Azure FRROM Martin B-10 Build in 1/72 Scale Part II

B10_21
Yellow Wings schemes use a lot of yellow! I primed everything with Mr. Surfacer 1000 to check for flaws and then shot three thin coats of yellow and broke out the masking tape.

B10_22
This is the scheme described in USAAC Specification 98-2113, Yellow No. 4 and Light Blue No. 23. The Light Blue was matched to the chip in Archer’s Monogram Guide by mixing two parts Mr. Color 115 with one part Mr. Color 34 and a touch of Black.

B10_23
A subtle detail which is easily overlooked is the color of the back sides of the propeller blades, which is Maroon.

B10_24
The kit decals are a tricky combination of brittle and sticky which requires care and a bit of luck to apply correctly. I managed to create a couple of chips in mine but was able to touch them up with paint.

B10_25
The walkways and exhaust panels were provided as decals but there was just no way they were going to work, plus they were printed in a gray which was pretty light. The walkways next to the fuselage should be dark, a “scale black”. In looking at photos of B-10s there are a wide variety of paint patterns behind and around the engines, including none at all in a few cases.

B10_26
I used the Kabuki canopy masks from Special Mask, a must-have for the complex transparencies on this kit. The masks performed well and the kit canopies are quite clear, allowing some of the interior detail to be seen.

B10_28
The finished model is a bit of work but looks great.  Antenna wires are 0.004” Nitenol.  I kept track of the time spent on this one, 19.5 hours in all.  I could see building another, maybe in Royal Thai Air Force markings.

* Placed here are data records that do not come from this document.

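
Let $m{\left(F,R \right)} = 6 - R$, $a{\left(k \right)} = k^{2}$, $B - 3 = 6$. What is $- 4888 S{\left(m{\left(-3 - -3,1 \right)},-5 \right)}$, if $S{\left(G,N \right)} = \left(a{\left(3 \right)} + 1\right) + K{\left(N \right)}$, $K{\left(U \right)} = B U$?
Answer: $171080$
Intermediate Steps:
$B = 9$ ($B = 3 + 6 = 9$)
$K{\left(U \right)} = 9 U$
$S{\left(G,N \right)} = 10 + 9 N$ ($S{\left(G,N \right)} = \left(3^{2} + 1\right) + 9 N = \left(9 + 1\right) + 9 N = 10 + 9 N$)
$- 4888 S{\left(m{\left(-3 - -3,1 \right)},-5 \right)} = - 4888 \left(10 + 9 \left(-5\right)\right) = - 4888 \left(10 - 45\right) = \left(-4888\right) \left(-35\right) = 171080$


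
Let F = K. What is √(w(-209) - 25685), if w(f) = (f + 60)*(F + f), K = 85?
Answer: 9*I*√89 ≈ 84.906*I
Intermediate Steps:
F = 85
w(f) = (60 + f)*(85 + f) (w(f) = (f + 60)*(85 + f) = (60 + f)*(85 + f))
√(w(-209) - 25685) = √((5100 + (-209)² + 145*(-209)) - 25685) = √((5100 + 43681 - 30305) - 25685) = √(18476 - 25685) = √(-7209) = 9*I*√89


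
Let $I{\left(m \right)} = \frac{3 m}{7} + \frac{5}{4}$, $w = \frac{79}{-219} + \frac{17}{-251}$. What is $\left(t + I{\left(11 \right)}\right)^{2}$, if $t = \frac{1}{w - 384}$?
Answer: $\frac{777679742220433441}{21880780812599296} \approx 35.542$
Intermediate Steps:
$w = - \frac{23552}{54969}$ ($w = 79 \left(- \frac{1}{219}\right) + 17 \left(- \frac{1}{251}\right) = - \frac{79}{219} - \frac{17}{251} = - \frac{23552}{54969} \approx -0.42846$)
$I{\left(m \right)} = \frac{5}{4} + \frac{3 m}{7}$ ($I{\left(m \right)} = 3 m \frac{1}{7} + 5 \cdot \frac{1}{4} = \frac{3 m}{7} + \frac{5}{4} = \frac{5}{4} + \frac{3 m}{7}$)
$t = - \frac{54969}{21131648}$ ($t = \frac{1}{- \frac{23552}{54969} - 384} = \frac{1}{- \frac{21131648}{54969}} = - \frac{54969}{21131648} \approx -0.0026013$)
$\left(t + I{\left(11 \right)}\right)^{2} = \left(- \frac{54969}{21131648} + \left(\frac{5}{4} + \frac{3}{7} \cdot 11\right)\right)^{2} = \left(- \frac{54969}{21131648} + \left(\frac{5}{4} + \frac{33}{7}\right)\right)^{2} = \left(- \frac{54969}{21131648} + \frac{167}{28}\right)^{2} = \left(\frac{881861521}{147921536}\right)^{2} = \frac{777679742220433441}{21880780812599296}$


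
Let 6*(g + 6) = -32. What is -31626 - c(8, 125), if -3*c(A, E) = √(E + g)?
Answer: -31626 + √1023/9 ≈ -31622.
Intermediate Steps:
g = -34/3 (g = -6 + (⅙)*(-32) = -6 - 16/3 = -34/3 ≈ -11.333)
c(A, E) = -√(-34/3 + E)/3 (c(A, E) = -√(E - 34/3)/3 = -√(-34/3 + E)/3)
-31626 - c(8, 125) = -31626 - (-1)*√(-102 + 9*125)/9 = -31626 - (-1)*√(-102 + 1125)/9 = -31626 - (-1)*√1023/9 = -31626 + √1023/9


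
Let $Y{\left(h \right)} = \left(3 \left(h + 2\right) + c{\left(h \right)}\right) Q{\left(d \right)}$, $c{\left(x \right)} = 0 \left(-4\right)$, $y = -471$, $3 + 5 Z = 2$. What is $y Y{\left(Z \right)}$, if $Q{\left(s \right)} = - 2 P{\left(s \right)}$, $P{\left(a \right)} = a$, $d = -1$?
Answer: $- \frac{25434}{5} \approx -5086.8$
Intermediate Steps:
$Z = - \frac{1}{5}$ ($Z = - \frac{3}{5} + \frac{1}{5} \cdot 2 = - \frac{3}{5} + \frac{2}{5} = - \frac{1}{5} \approx -0.2$)
$Q{\left(s \right)} = - 2 s$
$c{\left(x \right)} = 0$
$Y{\left(h \right)} = 12 + 6 h$ ($Y{\left(h \right)} = \left(3 \left(h + 2\right) + 0\right) \left(\left(-2\right) \left(-1\right)\right) = \left(3 \left(2 + h\right) + 0\right) 2 = \left(\left(6 + 3 h\right) + 0\right) 2 = \left(6 + 3 h\right) 2 = 12 + 6 h$)
$y Y{\left(Z \right)} = - 471 \left(12 + 6 \left(- \frac{1}{5}\right)\right) = - 471 \left(12 - \frac{6}{5}\right) = \left(-471\right) \frac{54}{5} = - \frac{25434}{5}$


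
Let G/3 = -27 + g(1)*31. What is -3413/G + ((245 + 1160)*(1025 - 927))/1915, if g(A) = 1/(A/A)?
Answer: -976723/4596 ≈ -212.52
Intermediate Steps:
g(A) = 1 (g(A) = 1/1 = 1)
G = 12 (G = 3*(-27 + 1*31) = 3*(-27 + 31) = 3*4 = 12)
-3413/G + ((245 + 1160)*(1025 - 927))/1915 = -3413/12 + ((245 + 1160)*(1025 - 927))/1915 = -3413*1/12 + (1405*98)*(1/1915) = -3413/12 + 137690*(1/1915) = -3413/12 + 27538/383 = -976723/4596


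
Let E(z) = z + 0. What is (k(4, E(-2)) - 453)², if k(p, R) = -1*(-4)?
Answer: 201601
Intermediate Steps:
E(z) = z
k(p, R) = 4
(k(4, E(-2)) - 453)² = (4 - 453)² = (-449)² = 201601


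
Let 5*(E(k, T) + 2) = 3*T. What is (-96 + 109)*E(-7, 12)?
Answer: 338/5 ≈ 67.600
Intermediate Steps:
E(k, T) = -2 + 3*T/5 (E(k, T) = -2 + (3*T)/5 = -2 + 3*T/5)
(-96 + 109)*E(-7, 12) = (-96 + 109)*(-2 + (⅗)*12) = 13*(-2 + 36/5) = 13*(26/5) = 338/5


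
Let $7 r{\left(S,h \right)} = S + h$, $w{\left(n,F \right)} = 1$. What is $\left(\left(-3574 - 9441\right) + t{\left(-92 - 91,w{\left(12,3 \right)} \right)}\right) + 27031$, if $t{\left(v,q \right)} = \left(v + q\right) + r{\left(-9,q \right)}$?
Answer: $\frac{96830}{7} \approx 13833.0$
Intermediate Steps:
$r{\left(S,h \right)} = \frac{S}{7} + \frac{h}{7}$ ($r{\left(S,h \right)} = \frac{S + h}{7} = \frac{S}{7} + \frac{h}{7}$)
$t{\left(v,q \right)} = - \frac{9}{7} + v + \frac{8 q}{7}$ ($t{\left(v,q \right)} = \left(v + q\right) + \left(\frac{1}{7} \left(-9\right) + \frac{q}{7}\right) = \left(q + v\right) + \left(- \frac{9}{7} + \frac{q}{7}\right) = - \frac{9}{7} + v + \frac{8 q}{7}$)
$\left(\left(-3574 - 9441\right) + t{\left(-92 - 91,w{\left(12,3 \right)} \right)}\right) + 27031 = \left(\left(-3574 - 9441\right) - \frac{1282}{7}\right) + 27031 = \left(-13015 - \frac{1282}{7}\right) + 27031 = - \frac{92387}{7} + 27031 = \frac{96830}{7}$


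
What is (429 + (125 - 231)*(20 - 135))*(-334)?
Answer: -4214746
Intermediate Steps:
(429 + (125 - 231)*(20 - 135))*(-334) = (429 - 106*(-115))*(-334) = (429 + 12190)*(-334) = 12619*(-334) = -4214746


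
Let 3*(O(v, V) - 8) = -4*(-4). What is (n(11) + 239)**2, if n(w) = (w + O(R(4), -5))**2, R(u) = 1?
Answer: 55950400/81 ≈ 6.9075e+5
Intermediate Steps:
O(v, V) = 40/3 (O(v, V) = 8 + (-4*(-4))/3 = 8 + (1/3)*16 = 8 + 16/3 = 40/3)
n(w) = (40/3 + w)**2 (n(w) = (w + 40/3)**2 = (40/3 + w)**2)
(n(11) + 239)**2 = ((40 + 3*11)**2/9 + 239)**2 = ((40 + 33)**2/9 + 239)**2 = ((1/9)*73**2 + 239)**2 = ((1/9)*5329 + 239)**2 = (5329/9 + 239)**2 = (7480/9)**2 = 55950400/81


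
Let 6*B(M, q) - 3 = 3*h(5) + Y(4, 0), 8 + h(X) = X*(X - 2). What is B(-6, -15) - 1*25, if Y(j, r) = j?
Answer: -61/3 ≈ -20.333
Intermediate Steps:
h(X) = -8 + X*(-2 + X) (h(X) = -8 + X*(X - 2) = -8 + X*(-2 + X))
B(M, q) = 14/3 (B(M, q) = 1/2 + (3*(-8 + 5**2 - 2*5) + 4)/6 = 1/2 + (3*(-8 + 25 - 10) + 4)/6 = 1/2 + (3*7 + 4)/6 = 1/2 + (21 + 4)/6 = 1/2 + (1/6)*25 = 1/2 + 25/6 = 14/3)
B(-6, -15) - 1*25 = 14/3 - 1*25 = 14/3 - 25 = -61/3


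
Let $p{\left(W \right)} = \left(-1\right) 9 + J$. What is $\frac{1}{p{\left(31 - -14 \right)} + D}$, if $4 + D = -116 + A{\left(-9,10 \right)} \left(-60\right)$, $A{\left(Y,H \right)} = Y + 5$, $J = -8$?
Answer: $\frac{1}{103} \approx 0.0097087$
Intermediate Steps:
$p{\left(W \right)} = -17$ ($p{\left(W \right)} = \left(-1\right) 9 - 8 = -9 - 8 = -17$)
$A{\left(Y,H \right)} = 5 + Y$
$D = 120$ ($D = -4 - \left(116 - \left(5 - 9\right) \left(-60\right)\right) = -4 - -124 = -4 + \left(-116 + 240\right) = -4 + 124 = 120$)
$\frac{1}{p{\left(31 - -14 \right)} + D} = \frac{1}{-17 + 120} = \frac{1}{103}$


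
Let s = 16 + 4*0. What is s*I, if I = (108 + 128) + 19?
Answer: 4080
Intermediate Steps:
I = 255 (I = 236 + 19 = 255)
s = 16 (s = 16 + 0 = 16)
s*I = 16*255 = 4080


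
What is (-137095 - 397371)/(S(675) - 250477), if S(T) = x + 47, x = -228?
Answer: 267233/125329 ≈ 2.1323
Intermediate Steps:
S(T) = -181 (S(T) = -228 + 47 = -181)
(-137095 - 397371)/(S(675) - 250477) = (-137095 - 397371)/(-181 - 250477) = -534466/(-250658) = -534466*(-1/250658) = 267233/125329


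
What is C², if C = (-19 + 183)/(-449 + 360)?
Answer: 26896/7921 ≈ 3.3955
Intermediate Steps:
C = -164/89 (C = 164/(-89) = 164*(-1/89) = -164/89 ≈ -1.8427)
C² = (-164/89)² = 26896/7921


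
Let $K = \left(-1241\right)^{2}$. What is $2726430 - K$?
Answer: $1186349$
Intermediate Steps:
$K = 1540081$
$2726430 - K = 2726430 - 1540081 = 1186349$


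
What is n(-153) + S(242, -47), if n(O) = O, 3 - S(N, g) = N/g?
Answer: -6808/47 ≈ -144.85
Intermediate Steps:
S(N, g) = 3 - N/g
n(-153) + S(242, -47) = -153 + (3 - 1*242/(-47)) = -153 + (3 - 1*242*(-1/47)) = -153 + (3 + 242/47) = -153 + 383/47 = -6808/47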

Azure FRROM Martin B-10 Build in 1/72 Scale Part I

B10_01
This is the new tool Azure FRROM Martin B-10B kit, one of three boxings they released in 2020. The B-10 was considered to be quite innovative when it first flew in 1932, featuring an internal bomb bay, enclosed crew positions, and retractable landing gear. For a time it was faster than the fighters which might oppose it. I ordered one in U.S. markings as soon as it became available and it went straight to the bench when the good people at Hannants delivered it to my door.

B10_02
The kit is a limited run effort and has all that implies, both plusses and minuses. The panel lines are fine and recessed. Locating pins and tabs are missing for the most part. Personally I think too big a deal is made over this, most parts can be aligned perfectly well without pins and sometimes the pins can cause sinkmarks which require filling.

B10_03
The fuselage halves reflect a bit of clever engineering, they are split along the sides instead of along the top and bottom. The B-10 had corrugations along the top and bottom which would be at risk of being sanded off while eliminating the fuselage seam, provided the mold angle would allow them to be formed at all. The cowlings and nacelle parts are separate to allow Azure to provide for the different versions they are kitting.

B10_04
The engines are crisp and nicely molded. There are mold seams and a bit of flash on some parts to clean up, a consequence of the limited run technology. A little extra work in parts preparation, but that is why we practice isn’t it?  Back to chorin’, pitter patter.

B10_05
No surprises in the cockpit, and one benefit of the horizontal fuselage split is the angles on the cockpit components are relatively easy to get right. The bulkhead pieces all fit into locating slots inside the upper fuselage, so take care that they are all square to avoid fit problems later. One thing to watch for is the back side of the instrument panel has what looks like a thick ejector pin stub. Be sure to file this off as it will interfere with the fit later.

B10_06
Another area which needs attention is the wheel recess inside the wing. The part is too thick to allow the wing halves to come together. The best solution is to thin the inside of the part until the plastic is just starting to become translucent, then the wings should come together. You can see where the parts are touching by looking through the wing root opening. I have also thinned the wing trailing edges with a file.

B10_07
The wing mating joint leaves something to be desired, but is not difficult to fill. The round inlet on the wing leading edge inboard of the engine can be drilled out.

B10_08
Here is the cockpit interior under a coat of Alclad and a wash. I’m building this one OOB so everything you see here is what is provided in the kit.

B10_09
The fuselage joint is a bad seam but in a good place. The relatively flat smooth sides mean little detail will be lost here in sanding.

B10_10
I cleaned up the wing and fuselage seams as separate assemblies before joining them together.  The wings just would not fit!  It turned out the alignment tabs which protrude from the fuselage sides into the wingroots are meant to fit into slots on the inner surfaces of the wings but are too thick.  I recommend leaving the wing support (part H16) off and just butt-jointing the wings in place.  I cut the tabs off and was then able to get the wings on, but there were seams to fill.